On 17/02/14 18:13, CLIVE wrote:
Fraze,
It's with an "s" :-)


Thanks for taking a further look at this. I have not come across the selector option before. In fact I tried it today at work on a 0.20 version, but got an exception due to this option not being a valid name. Currently building 0.26 and will give it another go tomorrow.

Just one thought, as the selector is part of the link section, will this still work if the receivers are all in the same process, using a single session. I had hoped to try this today but ran out of time waiting for the 0.26 version to build.
To be honest I've not tried this I've only just started messing with this stuff myself over the last few weeks (you might have seen my post "A write up of some AMQP 1.0 Experiments") and I've mainly been using spout and drain for simplicity so I didn't have to write any code :-)

As it happens using Selectors with a queue node wasn't something I'd tried at all until I saw your post, so I figured I might as well have a play and was quite pleased that at face value it seems to be doing something fairly close to your use case :-)

To answer your question though I'm no AMQP 1.0 expert but in the AMQP 1.0 specification section 2.1.2 figure 2.9 illustrates a class diagram of communication endpoints and that shows multiplicities as follows:


+-------------+
| Link        | Message Transport
+-------------+ (Node to Node)
| name        |
| source      |
| target      |
| timeout     |
+-------------+
    /|\ 0..n
     |
     |
     |
    \|/ 0..1
+------------+
| Session    | Frame Transport
+------------+ (Container to Container)
| name       |
+------------+
    /|\ 0..n
     |
     |
     |
    \|/ 1..1
+------------+
| Connection | Frame Transport
+------------+ (Container to Container)
| principal  |
+------------+

In other words the Session to Link multiplicity is 0..n which *suggests* that it should "still work if the receivers are all in the same process, using a single session". Worst case scenario would be you might need different sessions, but I suspect that it'll probably be fine. I think that it's just a case of calling createReceiver with the appropriate address - I think that the receiver in AMQP 1.0 terms is a terminus, which *does* have an association with the Link unlike your previous thought process where you assumed that the bindings had an association with the receiver (which they don't).

Oh one thing that I've not actually tried is what happens if something is on your single queue *ahead* of things you care about - so what happens if you have bob/bill/tim selectors and you send a message with the subject "freddy" ahead of the message with the subject "tim" (if you see what I mean).

I can't try it out at the moment because I currently can't compile off trunk 'cause something is broken :-(

You've hopefully also seen my posts that relate to the "subject" - it works fine in AMQP 0.10 using "qpid.subject" but in AMQP 1.0 it's part of the immutable properties and has a specific accessor - it should be fairly easy to add support if people think it's useful though.


Will be looking at AMQP 1.0 over the next few weeks.

Anyway thanks for all the advice and help so far.

Clive

No worries, hope it has been useful - helps me learn more stuff too :-)

FWIW though I'm *still* not convinced that producers delivering everything to the same queue is the best idea if you've got a mixture of fast and slow producers writing to the same queue you run a risk of the fast producers "bullying" the messages of the slower one, I'm not sure what you have against queues. FWIW even if you configure a queue with say 2GB capacity that capacity is only used if the queue is actually full so 100*1MB queues or 1*100MB queue you still need sufficient capacity to cope with producer burstiness or consumers dying.
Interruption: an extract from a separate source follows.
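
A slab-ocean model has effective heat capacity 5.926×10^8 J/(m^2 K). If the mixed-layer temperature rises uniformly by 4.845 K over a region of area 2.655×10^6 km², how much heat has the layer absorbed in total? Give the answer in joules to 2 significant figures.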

In your earlier mail you said:

So at run time you have no way of knowing what address strings are going to be passed to you.

The User application then makes the following calls on your API

Messaging.registerUserCallback( "queue1; {create: receiver, node: {x-declare:{auto-delete:true}, x-bindings: [{exchange: 'amq.topic', queue: 'queue1', key: 'bill'}]}}" ,usrCallback1); Messaging.registerUserCallback( "queue2; {create: receiver, node: {x-declare:{auto-delete:true}, x-bindings: [{exchange: 'amq.topic', queue: 'queue1', key: 'ben'}]}}" ,usrCallback2);

The User application might not make a call with an address string that references the same queue, but as a good API designer, you need to be able to handle it.

I'd argue that in this case you've not *really* got your own API, you've just added a convenient abstraction around qpid::messaging, in which case you've not actually really abstracted users away from having to supply Address Strings that are semantically correct.

As explained in previous responses people supplying the address strings would *still* need to be aware that the x-bindings associated a queue with an exchange and were actually unrelated to the receiver.

To make it a true API that abstracts that stuff you do need to have application code.

Given that you've discovered that using selectors has a different syntax and indeed with AMQP 1.0 the way you're using topic matches changes too (do read the post I mentioned above) you just might want to provide a true API to abstract this where your registerUserCallback() takes a queue name a key and a callback - just a thought.